二人きりだ。俺の記憶では三人だったがもう石口さん、いや母親のことは有川さんも記憶していない。妙な気分だ。
「いつも俺は携帯ゲーム機をいじってた?」
「うん。どうしたの今日は?記憶が飛んだの?」
「いや、なんでもない」
やっぱり石口さん、いや母親の存在が抜けただけで後は変わってないんだ。少し安心した。外からは運動部の歓声が聞こえる。そういうところとは壁を隔てたかのように
俺達二人は無関係だった。それだからこそ良いとも言える。
「あの」
有川さんは少し斜め下を見ながら言い出した。なにか考えがあるのか。
「前文芸同好会畳もうとか相談した時のこと覚えてる?」
「ああ」
「そのとき人間は結局自己満足に帰結するって話してくれたよね」
「うん」
「私的な自己満足というのは別にあるって気づいたの」
「それは文芸同好会を創設したということの延長線上?もっと勢力を増やしたいとか?」
「いいえ」
「姉を超えたいという考え?」
「いいえ」
「なんだろうな」
俺にはわからない。
「結局君ともっともっと仲良くなりたいってところに帰結するんだ」
「それは・・・その?」
「遠回しな告白ということ。返事は・・・どうなのかな?」
向こうから来ただけに、俺は迷わなかった。
「よろしく」
「うんっ。あと、今日をもって文芸同好会は解散」
「え?」
「聞こえなかったの?今日で解散。かっこ良く言うと発展的解散」
「何で?」
「だって二人しかいないし、入る見込みもないし、君と仲良くなるというところに私の自己満足は帰結するから。同好会を続ける意味が無い。それに、私と杉原くんが
そういうので、他に部員が加入してくるのはなんか嫌」
「部長がそう言うなら仕方ないね」
俺が告白を了承した以上、連次はもう来ない気がしていた。しかしながら俺のどこを気に入ったか不思議でたまらない。そのうち有川さんに聞きたいと思う。

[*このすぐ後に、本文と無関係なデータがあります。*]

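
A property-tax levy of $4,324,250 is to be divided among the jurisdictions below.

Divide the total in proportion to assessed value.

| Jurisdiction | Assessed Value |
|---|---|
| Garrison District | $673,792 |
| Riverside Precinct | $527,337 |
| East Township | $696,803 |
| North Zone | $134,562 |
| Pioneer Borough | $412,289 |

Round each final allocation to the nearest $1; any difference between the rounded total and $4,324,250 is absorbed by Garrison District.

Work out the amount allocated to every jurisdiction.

Garrison District: $1,191,780 | Riverside Precinct: $932,736 | East Township: $1,232,482 | North Zone: $238,009 | Pioneer Borough: $729,243

Sum of assessed value: 2,444,783.
Proportional shares: Garrison District 673,792/2,444,783 × $4,324,250 = 1,191,780.64; Riverside Precinct 527,337/2,444,783 × $4,324,250 = 932,735.96; East Township 696,803/2,444,783 × $4,324,250 = 1,232,481.73; North Zone 134,562/2,444,783 × $4,324,250 = 238,008.74; Pioneer Borough 412,289/2,444,783 × $4,324,250 = 729,242.93.
After rounding ($1): Garrison District $1,191,781; Riverside Precinct $932,736; East Township $1,232,482; North Zone $238,009; Pioneer Borough $729,243. Sum = $4,324,251.
Difference $4,324,250 − $4,324,251 = −$1 applied to Garrison District: Garrison District becomes $1,191,780.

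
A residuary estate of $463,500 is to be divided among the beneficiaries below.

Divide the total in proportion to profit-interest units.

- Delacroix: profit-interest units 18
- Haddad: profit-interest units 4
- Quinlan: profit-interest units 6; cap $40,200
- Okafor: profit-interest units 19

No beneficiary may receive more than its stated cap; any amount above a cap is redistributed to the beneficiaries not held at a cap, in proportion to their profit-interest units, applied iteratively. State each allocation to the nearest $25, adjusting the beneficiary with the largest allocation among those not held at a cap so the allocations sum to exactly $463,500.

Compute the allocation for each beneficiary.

Sum of profit-interest units: 47.
Unconstrained shares: Delacroix 177,510.64; Haddad 39,446.81; Quinlan 59,170.21; Okafor 187,372.34.
Capped: Quinlan ($40,200); remaining pool $423,300 reallocated over remaining profit-interest units 41.
Remaining shares: Delacroix 185,839.02 → $185,850; Haddad 41,297.56 → $41,300; Okafor 196,163.41 → $196,175.
Rounding difference −$25 applied to Okafor → $196,150.

Delacroix: $185,850; Haddad: $41,300; Quinlan: $40,200; Okafor: $196,150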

「気まぐれに文芸同好会作って、気まぐれに解散したね」
「気まぐれじゃなくてその時は本気だったの」
彼女は必死に言っているが、俺からすれば気まぐれだな。でもそれは周りから見るとそうなのであって、本人は多分本気なんだろうな。
「もう今日はおしまい。解散解散。駅前のゲーセンに行こう。音ゲー得意なんだよ」
「なかなかマニアックだなぁ・・・」
こうして俺の短くも忘れられない文芸同好会活動は終わった。